My God... you were right. It works. So simple for you. Actually I have tried this method, but without (,10) at the end and it's not work. God bless you..
1

Those aren't valid HTML attributes; in order for your code to be valid HTML5 you need to prepend the custom attributes with data-, and then access them via jQuery's data():

<input id="price_item" data-discount="10" data-more_order="20" type="text" name="co-price-item" value="0" onChange="selection()"/>

function selection() {   

  var discount    =  $('#price_item').data('discount'); 
  var more_order  =  $('#price_item').data('more_order');                                
  var input_value =  $('#price_item').val();

  if (input_value > more_order) {
    alert('yes : '+input_value+' > '+more_order);   
  } else {
    alert('no : '+input_value+' < '+more_order);                
  }
} 

1 Comment

The reason this works is because jQuery .data() automatically parses attribute values as JSON, so it converts the strings to numbers. It's not because he was using invalid attributes.
1

This would work when using parseInt like this:

var more_order  =  parseInt($('#price_item').attr('more_order'));

here is a JSFiddle: JSFiddle

Comments

0

You cannot add custom attributes like discount or more_order in an input tag in HTML. There are some predefined attributes (See here)

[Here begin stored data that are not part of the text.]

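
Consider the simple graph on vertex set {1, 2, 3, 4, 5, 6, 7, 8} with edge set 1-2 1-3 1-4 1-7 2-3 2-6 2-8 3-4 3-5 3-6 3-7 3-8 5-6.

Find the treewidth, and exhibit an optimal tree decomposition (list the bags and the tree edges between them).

Each bag holds 3 vertices, so the decomposition has width 2, which upper-bounds the treewidth. Conversely, {2, 3, 8} is a clique of size 3, and the vertices of any clique must share a bag in every tree decomposition; so some bag has ≥ 3 vertices and tw(G) ≥ 2. Therefore the treewidth is 2.

Treewidth 2.
One such decomposition:
Bags: B1 = {1, 2, 3}  B2 = {2, 3, 6}  B3 = {3, 5, 6}  B4 = {2, 3, 8}  B5 = {1, 3, 4}  B6 = {1, 3, 7}
Tree: B1–B2, B2–B3, B1–B4, B1–B5, B1–B6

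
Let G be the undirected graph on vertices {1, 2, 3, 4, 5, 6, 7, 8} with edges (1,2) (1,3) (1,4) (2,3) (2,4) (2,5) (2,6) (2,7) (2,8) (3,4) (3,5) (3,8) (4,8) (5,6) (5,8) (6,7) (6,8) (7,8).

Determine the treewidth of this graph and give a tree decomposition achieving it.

The largest bag has 4 vertices, giving width 3; this decomposition certifies tw(G) ≤ 3. Conversely, {2, 3, 4, 8} is a clique of size 4, and the vertices of any clique must share a bag in every tree decomposition; so some bag has ≥ 4 vertices and tw(G) ≥ 3. Combining the bounds, tw(G) = 3.

Treewidth 3.
Bags: B1 = {2, 3, 5, 8}  B2 = {2, 3, 4, 8}  B3 = {2, 5, 6, 8}  B4 = {1, 2, 3, 4}  B5 = {2, 6, 7, 8}
Tree: B1–B2, B1–B3, B2–B4, B3–B5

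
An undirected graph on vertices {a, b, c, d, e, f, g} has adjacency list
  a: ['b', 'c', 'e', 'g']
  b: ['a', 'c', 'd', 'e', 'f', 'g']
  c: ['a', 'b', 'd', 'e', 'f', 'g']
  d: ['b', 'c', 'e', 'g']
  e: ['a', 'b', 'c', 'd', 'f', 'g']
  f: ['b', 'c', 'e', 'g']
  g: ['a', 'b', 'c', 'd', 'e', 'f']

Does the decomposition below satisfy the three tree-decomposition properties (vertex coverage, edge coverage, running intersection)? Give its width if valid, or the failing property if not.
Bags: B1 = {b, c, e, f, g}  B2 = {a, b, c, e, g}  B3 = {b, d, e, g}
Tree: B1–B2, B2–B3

A tree decomposition must satisfy three properties: every vertex lies in some bag; for every edge, both endpoints lie together in some bag; and for every vertex, the bags containing it form a connected subtree. Here edge (c,d) lies in no bag, so the decomposition is invalid.

No — edge (c,d) lies in no bag.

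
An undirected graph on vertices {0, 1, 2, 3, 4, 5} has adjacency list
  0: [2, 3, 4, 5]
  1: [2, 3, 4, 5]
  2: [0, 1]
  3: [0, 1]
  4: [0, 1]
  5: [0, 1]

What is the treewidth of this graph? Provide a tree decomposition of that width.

The largest bag has 3 vertices, giving width 2; this decomposition certifies tw(G) ≤ 2. The edges 0–4–1–3–0 form a cycle, so G is not a tree and its treewidth is at least 2. The upper and lower bounds meet at 2, so that is the treewidth.

Treewidth 2.
One optimal decomposition is:
Bags: B1 = {0, 1, 4}  B2 = {0, 1, 3}  B3 = {0, 1, 5}  B4 = {0, 1, 2}
Tree: B1–B2, B2–B3, B3–B4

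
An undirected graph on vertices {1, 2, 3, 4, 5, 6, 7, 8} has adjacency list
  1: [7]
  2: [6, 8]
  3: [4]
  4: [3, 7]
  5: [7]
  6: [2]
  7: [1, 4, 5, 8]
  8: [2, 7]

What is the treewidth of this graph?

1

A width-1 tree decomposition is:
Bags: B1 = {7, 8}  B2 = {4, 7}  B3 = {5, 7}  B4 = {1, 7}  B5 = {2, 8}  B6 = {3, 4}  B7 = {2, 6}
Tree: B1–B2, B2–B3, B1–B4, B1–B5, B2–B6, B5–B7
Every bag has size at most 2, so the width is 2 − 1 = 1 and tw(G) ≤ 1. Since G has at least one edge (e.g. 7–8), it is not an edgeless graph, so tw(G) ≥ 1. The upper and lower bounds meet at 1, so that is the treewidth.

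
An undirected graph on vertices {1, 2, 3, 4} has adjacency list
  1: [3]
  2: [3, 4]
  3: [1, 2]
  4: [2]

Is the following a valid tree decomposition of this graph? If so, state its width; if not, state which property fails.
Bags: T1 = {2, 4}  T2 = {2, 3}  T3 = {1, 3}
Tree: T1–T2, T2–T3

Checking the three conditions: (i) the bags cover all of {1, 2, 3, 4}; (ii) for each edge, some bag contains both endpoints; (iii) the bags containing any fixed vertex form a subtree. All hold, so the decomposition is valid with width 2 − 1 = 1.

Yes; width 1.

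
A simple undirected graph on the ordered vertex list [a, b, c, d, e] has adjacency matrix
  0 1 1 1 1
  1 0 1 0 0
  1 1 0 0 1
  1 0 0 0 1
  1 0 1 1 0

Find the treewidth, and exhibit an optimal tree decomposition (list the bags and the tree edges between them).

Each bag holds 3 vertices, so the decomposition has width 2, which upper-bounds the treewidth. Conversely, {a, d, e} is a clique of size 3, and the vertices of any clique must share a bag in every tree decomposition; so some bag has ≥ 3 vertices and tw(G) ≥ 2. The upper and lower bounds meet at 2, so that is the treewidth.

Treewidth 2.
Bags: B1 = {a, b, c}  B2 = {a, c, e}  B3 = {a, d, e}
Tree: B1–B2, B2–B3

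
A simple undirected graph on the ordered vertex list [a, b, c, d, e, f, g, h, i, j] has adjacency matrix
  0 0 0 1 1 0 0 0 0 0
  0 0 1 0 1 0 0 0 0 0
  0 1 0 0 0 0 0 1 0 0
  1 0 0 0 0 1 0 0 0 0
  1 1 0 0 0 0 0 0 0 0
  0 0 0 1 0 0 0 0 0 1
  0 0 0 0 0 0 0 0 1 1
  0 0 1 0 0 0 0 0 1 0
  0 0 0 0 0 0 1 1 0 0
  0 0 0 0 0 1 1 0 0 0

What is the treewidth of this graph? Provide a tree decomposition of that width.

Each bag holds 3 vertices, so the decomposition has width 2, which upper-bounds the treewidth. For the lower bound, G contains the cycle c–b–e–a–d–f–j–g–i–h–c, so G is not a forest; only forests have treewidth ≤ 1, hence tw(G) ≥ 2. The upper and lower bounds meet at 2, so that is the treewidth.

Treewidth 2.
One such decomposition:
Bags: B1 = {b, c, e}  B2 = {a, c, e}  B3 = {a, c, d}  B4 = {c, d, f}  B5 = {c, f, j}  B6 = {c, g, j}  B7 = {c, g, i}  B8 = {c, h, i}
Tree: B1–B2, B2–B3, B3–B4, B4–B5, B5–B6, B6–B7, B7–B8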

See this post from StackOverflow.

3 Comments

This isn't the reason his program is failing.
@Psyringe I appriciate your nice advise. But when the code is working by using Mohamed-Yousef's answer above. What is the compensation we would get by using the attribute?
It's true that it's not failing. But it's not a correct approach to the solution. As @nathanhleung said, this feature is only available in HTML5, and it has a preceding data-.
0

Since both input_value and more_order are strings therefore you will have a string comparison made instead of a numeric one.
Convert the values to numeric to get the required comparison.